Actually, either way, the oil companies win. As long as Iraqi oil is off the market, they can keep the prices as high as they want. And as long as the country is at war there will be profits for the war-profiteers.
ballerina is right- plus if any country nationalizes oil like Hugo Chavez just did all the corporate, intelligence, and military power will be used to see to it that it fails.
PEOPLE, WATCH THIS HAPPEN by w or any of the msm supported candidates.
Thanks ballerina. I hadn't made that connection.
I would like to add that the Hydrocarbon Law had the original purpose of equally sharing Iraq's oil revenues among the various factions there. And that is a good thing, particularly for the Sunnis. The original bill, however, was written in English by American oil interests and they slipped in the language about the oil contracts going to western companies. All the Iraqi's have to do is "strip" this language out of the legislation. That way they can meet the "benchmark" without giving away their oil. Now that the legislation has been translated into their native language, I'm sure the Iraqis will figure this out while they are on vacation.
My suspicion that my sense of humor is pathological was confirmed by the number of guffaws produced by some above comments.
My sense is that most Anericans (and many legislators) know very little about what's really at stake in the entire Iraq tragedy.
Also tragically the only path to individual, collective, and global redemption is immediate unrelenting impeachment of Bushies. The process must start with Cheney. He's most visible, most vulnerable, and most easily attacked by the less than completely courageous Washington crowd.
If the US finds itself incapable of telling Nancy P. that she speaks not for us but only for her political self, then my worst fears for grandchildren will be realized. UGH, YUK, and BARF!
jbwestwood, yeah tell me about it I have a 5 month old grandson myself.
Rebel Farmer, Greg Palast made that point about withholding Iraqi oil in his book, Armed Madhouse. He said that was the reason for going in, that Saddham was flooding the market and going around OPEC. In 2000, gas was $1.43/gal, well, we know what it is now. And I read the oil companies recently said it wouldn't go over $4/gal. Right.
Secondarily the oil companies see Iraq as an opportunity for them to become a part of OPEC, using Iraqi oil fields.
al Maliki doesn't need a gun to his head. The only reason he's still in office (and breathing) is the US presence. Once they're gone, he's gone. Meanwhile, he's on a tightrope, since his base is Sadr and his goons which the US wants Maliki to curb. He can't. The entire situation is FUBAR and WE did it.
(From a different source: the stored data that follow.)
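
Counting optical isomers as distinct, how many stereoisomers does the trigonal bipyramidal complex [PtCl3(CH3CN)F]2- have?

In a trigonal bipyramid the two axial positions differ from the three equatorial ones.
The distinct arrangements are (4 in all): CH3CN axial, F equatorial; CH3CN axial, F axial; CH3CN equatorial, F equatorial; CH3CN equatorial, F axial.
Each arrangement has an internal mirror plane or centre of symmetry, so none is chiral.

4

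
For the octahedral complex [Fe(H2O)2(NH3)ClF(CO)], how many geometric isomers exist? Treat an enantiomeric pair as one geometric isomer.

9

In an octahedral complex each vertex has one trans partner and four cis neighbours.
Systematic enumeration (placing each ligand type in turn and discarding arrangements equivalent by rotation or reflection) gives 9 geometric isomers.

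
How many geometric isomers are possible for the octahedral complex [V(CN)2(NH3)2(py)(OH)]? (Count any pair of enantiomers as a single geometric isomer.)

6

In an octahedral complex each vertex has one trans partner and four cis neighbours.
Working through the distinct placements yields 6 geometric isomers: CN trans, NH3 trans; CN trans, NH3 cis; CN cis, NH3 cis (3 arrangements, 2 chiral); CN cis, NH3 trans.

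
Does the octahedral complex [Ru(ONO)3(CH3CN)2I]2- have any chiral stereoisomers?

no

The distinct arrangements are (3 in all): ONO mer, CH3CN trans; ONO mer, CH3CN cis; ONO fac, CH3CN cis.
Each arrangement has an internal mirror plane or centre of symmetry, so none is chiral.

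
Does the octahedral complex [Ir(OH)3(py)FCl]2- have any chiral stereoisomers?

In an octahedral complex each vertex has one trans partner and four cis neighbours.
There are 4 geometric isomers: OH mer (3 arrangements); OH fac (chiral).
One of these lacks any improper symmetry element and so occurs as an enantiomeric pair, giving 4 + 1 = 5 stereoisomers in total.

yes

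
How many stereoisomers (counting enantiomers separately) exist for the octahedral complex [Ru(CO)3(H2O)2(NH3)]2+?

Systematic placement gives 3 geometric isomers: CO mer, H2O cis; CO mer, H2O trans; CO fac, H2O cis.
Each arrangement has an internal mirror plane or centre of symmetry, so none is chiral.

3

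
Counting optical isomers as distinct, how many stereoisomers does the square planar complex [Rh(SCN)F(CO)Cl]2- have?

A square has two trans pairs of vertices; adjacent vertices are cis.
Working through the distinct placements yields 3 geometric isomers: (CO/F trans, Cl/SCN trans); (CO/SCN trans, Cl/F trans); (CO/Cl trans, F/SCN trans).
Each arrangement has an internal mirror plane or centre of symmetry, so none is chiral.

3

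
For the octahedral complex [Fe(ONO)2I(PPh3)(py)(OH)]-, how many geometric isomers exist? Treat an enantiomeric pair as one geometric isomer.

In an octahedral complex each vertex has one trans partner and four cis neighbours.
Systematic enumeration (placing each ligand type in turn and discarding arrangements equivalent by rotation or reflection) gives 9 geometric isomers.

9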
Bush is running a puppet government in Iraq and that's how it will be while we steal their oil, or so Bush thinks. I really don't know how it will turn out, but I don't think the Iraqis will settle for us stealing their assets, even if the puppets we call their government are agreeing for their own ends to it. And I do think we know which rathole that $10 billion disappeared into.
I also think the Dems are suspiciously ambivalent about giving up that oil as well. They certainly aren't touching that PSA benchmark.
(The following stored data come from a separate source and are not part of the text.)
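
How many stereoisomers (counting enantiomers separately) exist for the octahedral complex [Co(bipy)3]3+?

In an octahedral complex each vertex has one trans partner and four cis neighbours.
Each bipy is bidentate and must span two cis positions.
Only one geometric arrangement is possible; it has no improper symmetry element, so it exists as a pair of enantiomers (2 stereoisomers).

2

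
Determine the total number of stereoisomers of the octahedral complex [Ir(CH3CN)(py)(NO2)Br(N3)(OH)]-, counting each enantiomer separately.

An octahedron has six vertices in three trans pairs; every non-trans pair is cis.
Systematic enumeration (placing each ligand type in turn and discarding arrangements equivalent by rotation or reflection) gives 15 geometric isomers.
Of these, 15 lack any improper symmetry element and so occur as enantiomeric pairs, giving 15 + 15 = 30 stereoisomers in total.

30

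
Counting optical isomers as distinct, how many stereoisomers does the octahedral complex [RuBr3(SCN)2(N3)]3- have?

In an octahedral complex each vertex has one trans partner and four cis neighbours.
Working through the distinct placements yields 3 geometric isomers: Br mer, SCN trans; Br mer, SCN cis; Br fac, SCN cis.
Each arrangement has an internal mirror plane or centre of symmetry, so none is chiral.

3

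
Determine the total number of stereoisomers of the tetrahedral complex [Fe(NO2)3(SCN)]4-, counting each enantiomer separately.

In a tetrahedral complex all four positions are equivalent and every pair of ligands is adjacent — there is no cis/trans distinction.
Only one geometric arrangement is possible.

1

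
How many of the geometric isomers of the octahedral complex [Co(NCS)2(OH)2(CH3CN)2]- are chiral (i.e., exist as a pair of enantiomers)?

1

An octahedron has six vertices in three trans pairs; every non-trans pair is cis.
There are 5 geometric isomers: NCS trans, OH trans, CH3CN trans; NCS cis, OH cis, CH3CN trans; NCS cis, OH trans, CH3CN cis; NCS cis, OH cis, CH3CN cis (chiral); NCS trans, OH cis, CH3CN cis.
One of these lacks any improper symmetry element and so occurs as an enantiomeric pair, giving 5 + 1 = 6 stereoisomers in total.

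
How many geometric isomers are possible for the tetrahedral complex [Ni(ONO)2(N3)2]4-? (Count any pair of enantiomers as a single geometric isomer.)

1

Only one geometric arrangement is possible.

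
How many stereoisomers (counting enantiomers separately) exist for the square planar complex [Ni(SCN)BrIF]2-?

3

In a square planar complex each vertex has one trans partner and two cis neighbours.
There are 3 geometric isomers: (Br/I trans, F/SCN trans); (Br/SCN trans, F/I trans); (Br/F trans, I/SCN trans).
Each arrangement has an internal mirror plane or centre of symmetry, so none is chiral.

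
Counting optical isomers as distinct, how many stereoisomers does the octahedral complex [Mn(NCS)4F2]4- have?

2

In an octahedral complex each vertex has one trans partner and four cis neighbours.
There are 2 geometric isomers: F trans; F cis.
Each arrangement has an internal mirror plane or centre of symmetry, so none is chiral.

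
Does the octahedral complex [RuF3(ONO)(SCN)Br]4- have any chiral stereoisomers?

Working through the distinct placements yields 4 geometric isomers: F mer (3 arrangements); F fac (chiral).
One of these lacks any improper symmetry element and so occurs as an enantiomeric pair, giving 4 + 1 = 5 stereoisomers in total.

yes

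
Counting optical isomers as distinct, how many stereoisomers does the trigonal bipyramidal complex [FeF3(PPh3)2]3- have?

3

In a trigonal bipyramid the two axial positions differ from the three equatorial ones.
Systematic placement gives 3 geometric isomers: PPh3 both equatorial; PPh3 one axial, one equatorial; PPh3 both axial.
Each arrangement has an internal mirror plane or centre of symmetry, so none is chiral.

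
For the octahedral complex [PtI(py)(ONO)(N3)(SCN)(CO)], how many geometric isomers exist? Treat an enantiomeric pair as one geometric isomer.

15

The six octahedral sites form three mutually perpendicular trans pairs.
Exhaustive case analysis gives 15 geometric isomers.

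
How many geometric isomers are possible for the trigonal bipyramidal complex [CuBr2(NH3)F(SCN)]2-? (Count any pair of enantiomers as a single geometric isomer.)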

I read that Bremer's last day in Iraq was spent signing 100 laws, which under their constitution (which we "helped" write) are binding and can't be rescinded, including oil sharing agreements. He also was very busy distributing pallets of money all over the place. I think the problem is the Iraqi parliament wants us there and cannot survive without us. Much as the puppet government of Saigon didn't want us to leave.
al Maliki does not control the legislature. And Sadr isn't going to allow the handover of Iraqi oil. Sistani won't go for it either. It really doesn't matter what the U.S. wants at this point because of the way the "benchmark" is written. As long as they share their oil revenues among their factions, Iraq has met the benchmark. Done.
If I were an Iraqi. I'd say, "Thanks a lot, but NO THANKS!!! - - - and while you're at it, get the _ _ _ _ out of here, and don't show your face anywhere near again!"